Path: Top > Electronics Clipping > ILMU PENGETAHUAN DAN TEKNOLOGI > ELEKTRONIKA, TELEKOMUNIKASI & LISTRIK
Nyala Lampu Hanya Seperti Benang Terbakar
Clipping from JBPTPPOLBAN / 2013-12-16 14:01:28
Oleh : (D03/DOl/D14) , POLBAN
Dibuat : 2006-04-04, dengan 0 file
Keyword : ketersediaan listrik, turbin, energi alternatif
Bagi sebagian besar manusia modern, ketersediaan listrik sudah menjadi harga mati. Sekalinya aliran listrik padam, mereka sudah kebingungan. Hampir semua peralatan yang ada di rumah hanya bisa berfungsi jika dialiri listrik.
Televisi, komputer, tape, lemari es, kipas angin, sampai pengering rambut tidak bisa digunakan tanpa adanya aliran listrik. Tingkat ketergantungan manusia terhadap listrik makin lama makin tinggi. Di daerah perkotaan hampir semua rumah penduduk telah dialiri listrik, tetapi tidak demikian dengan nasib warga Kampung Cipelang, Desa Sudajaya Girang, Kabupaten Sukabumi.
Sebanyak 40 keluarga yang menempati 33 rumah di kampung itu belum menerima pelayanan dari Perusahaan Listrik Negara (PLN). Jalan menuju kampung tersebut memang sulit dijangkau karena ruas jalan ke arah kampung itu masih berupa tanah dan bebatuan.

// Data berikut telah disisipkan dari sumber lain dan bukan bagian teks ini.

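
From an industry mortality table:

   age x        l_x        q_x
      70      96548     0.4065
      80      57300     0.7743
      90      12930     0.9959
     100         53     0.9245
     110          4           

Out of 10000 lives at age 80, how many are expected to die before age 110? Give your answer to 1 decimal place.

9999.3

The relevant probability is 1 − 4/57300 = 0.999930.
Expected number = 10000 × 0.999930 = 9999.3.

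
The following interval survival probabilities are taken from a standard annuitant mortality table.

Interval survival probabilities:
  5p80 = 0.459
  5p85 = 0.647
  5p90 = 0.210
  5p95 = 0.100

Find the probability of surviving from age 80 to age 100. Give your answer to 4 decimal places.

0.0062

Chaining the interval survival probabilities: 0.459 × 0.647 × 0.210 × 0.100.
= 0.006236.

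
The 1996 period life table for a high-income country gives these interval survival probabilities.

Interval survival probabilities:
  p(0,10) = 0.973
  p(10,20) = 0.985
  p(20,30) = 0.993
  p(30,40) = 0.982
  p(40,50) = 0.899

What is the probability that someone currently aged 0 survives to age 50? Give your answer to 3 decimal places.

0.840

Chaining the interval survival probabilities: 0.973 × 0.985 × 0.993 × 0.982 × 0.899.
= 0.840175.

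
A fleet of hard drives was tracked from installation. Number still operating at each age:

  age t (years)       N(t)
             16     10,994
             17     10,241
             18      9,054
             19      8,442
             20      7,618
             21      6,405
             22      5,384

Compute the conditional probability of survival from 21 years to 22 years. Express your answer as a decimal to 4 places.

0.8406

The conditional survival probability is N(22)/N(21) = 5,384/6,405 = 0.840593.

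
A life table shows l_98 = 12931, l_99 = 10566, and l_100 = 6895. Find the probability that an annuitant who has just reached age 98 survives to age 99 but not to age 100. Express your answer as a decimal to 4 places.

This is the probability of reaching 99 but not 100, conditional on being alive at 98: (l_99 − l_100) / l_98.
= (10566 − 6895) / 12931 = 3671 / 12931 = 0.283891.

0.2839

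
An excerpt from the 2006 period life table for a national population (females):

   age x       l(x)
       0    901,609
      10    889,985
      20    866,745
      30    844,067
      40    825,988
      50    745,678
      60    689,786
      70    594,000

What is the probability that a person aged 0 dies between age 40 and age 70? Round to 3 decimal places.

0.257

This is the probability of reaching 40 but not 70, conditional on being alive at 0: (l(40) − l(70)) / l(0).
= (825,988 − 594,000) / 901,609 = 231,988 / 901,609 = 0.257304.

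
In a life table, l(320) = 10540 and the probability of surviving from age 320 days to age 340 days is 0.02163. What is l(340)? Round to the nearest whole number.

228

l(340) = l(320) × p = 10540 × 0.02163 = 228.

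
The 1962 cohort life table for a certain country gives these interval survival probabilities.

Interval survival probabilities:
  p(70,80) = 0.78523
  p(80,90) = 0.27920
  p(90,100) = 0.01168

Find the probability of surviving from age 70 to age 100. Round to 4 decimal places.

0.0026

Survival from 70 to 100 is the product of surviving each interval: 0.78523 × 0.27920 × 0.01168.
= 0.002561.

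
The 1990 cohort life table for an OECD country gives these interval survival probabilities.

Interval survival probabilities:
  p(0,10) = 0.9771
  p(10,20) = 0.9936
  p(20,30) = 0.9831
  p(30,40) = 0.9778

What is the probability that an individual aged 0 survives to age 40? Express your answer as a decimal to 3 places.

P(survive 0→40) = 0.9771 × 0.9936 × 0.9831 × 0.9778.
= 0.933251.

0.933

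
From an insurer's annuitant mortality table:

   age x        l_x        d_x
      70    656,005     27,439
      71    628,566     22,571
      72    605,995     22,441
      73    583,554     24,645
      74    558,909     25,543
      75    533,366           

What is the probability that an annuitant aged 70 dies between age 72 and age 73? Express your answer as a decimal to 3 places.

0.034

We want 2|1q70 = (l_72 − l_73)/l_70.
This is the probability of reaching 72 but not 73, conditional on being alive at 70: (l_72 − l_73) / l_70.
= (605,995 − 583,554) / 656,005 = 22,441 / 656,005 = 0.034209.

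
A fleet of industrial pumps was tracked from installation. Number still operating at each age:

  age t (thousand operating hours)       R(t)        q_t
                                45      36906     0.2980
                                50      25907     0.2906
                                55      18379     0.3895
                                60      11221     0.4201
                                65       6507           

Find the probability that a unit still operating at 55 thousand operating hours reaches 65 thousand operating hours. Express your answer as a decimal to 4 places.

The conditional survival probability is R(65)/R(55) = 6507/18379 = 0.354045.

0.3540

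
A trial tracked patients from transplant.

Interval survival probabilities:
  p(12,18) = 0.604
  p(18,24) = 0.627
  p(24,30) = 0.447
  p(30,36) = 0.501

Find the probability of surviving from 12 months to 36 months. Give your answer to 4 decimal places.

The overall survival probability is 0.604 × 0.627 × 0.447 × 0.501.
= 0.084811.

0.0848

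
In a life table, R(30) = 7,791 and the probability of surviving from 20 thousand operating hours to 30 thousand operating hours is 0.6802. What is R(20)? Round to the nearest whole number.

R(20) = R(30) / p = 7,791 / 0.6802 = 11454.

11454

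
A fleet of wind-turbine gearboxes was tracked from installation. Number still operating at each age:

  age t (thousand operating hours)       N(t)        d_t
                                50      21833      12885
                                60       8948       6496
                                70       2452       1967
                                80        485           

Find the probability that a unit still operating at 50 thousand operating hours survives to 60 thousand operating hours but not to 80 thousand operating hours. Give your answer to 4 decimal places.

0.3876

This is the probability of reaching 60 but not 80, conditional on being operational at 50: (N(60) − N(80)) / N(50).
= (8948 − 485) / 21833 = 8463 / 21833 = 0.387624.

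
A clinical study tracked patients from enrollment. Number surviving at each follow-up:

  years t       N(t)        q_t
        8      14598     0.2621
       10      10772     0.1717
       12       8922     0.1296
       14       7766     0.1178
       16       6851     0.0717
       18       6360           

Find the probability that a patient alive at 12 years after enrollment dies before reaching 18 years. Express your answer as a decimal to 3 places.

0.287

P(die before 18 | alive at 12) = 1 − N(18)/N(12) = 1 − 6360/8922 = (2562)/8922 = 0.287155.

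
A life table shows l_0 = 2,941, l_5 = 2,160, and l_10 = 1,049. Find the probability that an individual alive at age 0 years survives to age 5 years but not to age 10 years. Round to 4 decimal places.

0.3778

This is the probability of reaching 5 but not 10, conditional on being alive at 0: (l_5 − l_10) / l_0.
= (2,160 − 1,049) / 2,941 = 1,111 / 2,941 = 0.377763.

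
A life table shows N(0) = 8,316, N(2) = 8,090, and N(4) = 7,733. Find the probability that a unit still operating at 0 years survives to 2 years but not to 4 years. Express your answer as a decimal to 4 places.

0.0429

This is the probability of reaching 2 but not 4, conditional on being operational at 0: (N(2) − N(4)) / N(0).
= (8,090 − 7,733) / 8,316 = 357 / 8,316 = 0.042929.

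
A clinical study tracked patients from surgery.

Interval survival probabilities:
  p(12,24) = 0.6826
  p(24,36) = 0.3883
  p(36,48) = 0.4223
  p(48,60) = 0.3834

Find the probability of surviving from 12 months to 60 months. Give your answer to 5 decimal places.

0.04291

The overall survival probability is 0.6826 × 0.3883 × 0.4223 × 0.3834.
= 0.042915.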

Karena sangat menginginkan rumahnya mendapatkan aliran listrik, masyarakat berinisiatif membuat turbin yang digerakkan oleh aliran air. Aliran air dari Gunung Gede yang melalui kampung itu memang tak pernah surut sepanjang tahun. Pemerintah desa pun memberikan bantuan sebesar Rp 15 juta untuk pembuatan bendungan kecil, saluran air, dan kincir.
Sejak dua bulan lalu seluruh warga bergotong-royong mengerjakan proyek sederhana itu dengan satu tekad untuk bisa merasakan nikmatnya menggunakan tenaga listrik.
Siang-malam warga sibuk mengerjakan proyek listrik tersebut. Beberapa kali bendungan kecil yang digunakan untuk menampung air terkena longsoran sehingga harus diperbaiki warga.
Meski demikian, instalasi listrik di dalam dan di luar rumah warga sudah bisa disambungkan. Kendati hanya memanfaatkan tiang kayu, instalasi listrik di luar rumah warga terlihat rapi seperti halnya jaringan listrik milik PLN.
Namun, hasil akhir proyek pembuatan pembangkit listrik tenaga air itu tidak seperti yang diharapkan warga. Pasalnya, hasil kerja keras warga itu ternyata tidak mampu menghasilkan tenaga listrik yang optimal.
Sejumlah warga yang didatangi Kompas di kampung tersebut, Rabu (29/3), mengeluhkan kondisi tersebut. Ketua RT 03 Kampung Cipelang, Vei Sanusi, mengatakan, kincir air itu tak mampu menghasilkan energi listrik seperti yang diharapkan.
"Kita semua yang bergotong-royong mengerjakan kincir air itu juga tidak tahu di mana penyebabnya. Padahal, kita berharap kerja keras warga akan membuahkan hasil," ujar Vei.
Karena tak bisa berfungsi dengan baik, tegangan listrik yang dihasilkannya pun sangat rendah. Sekedar untuk mendapat penerangan di malam hari juga tidak terwujud.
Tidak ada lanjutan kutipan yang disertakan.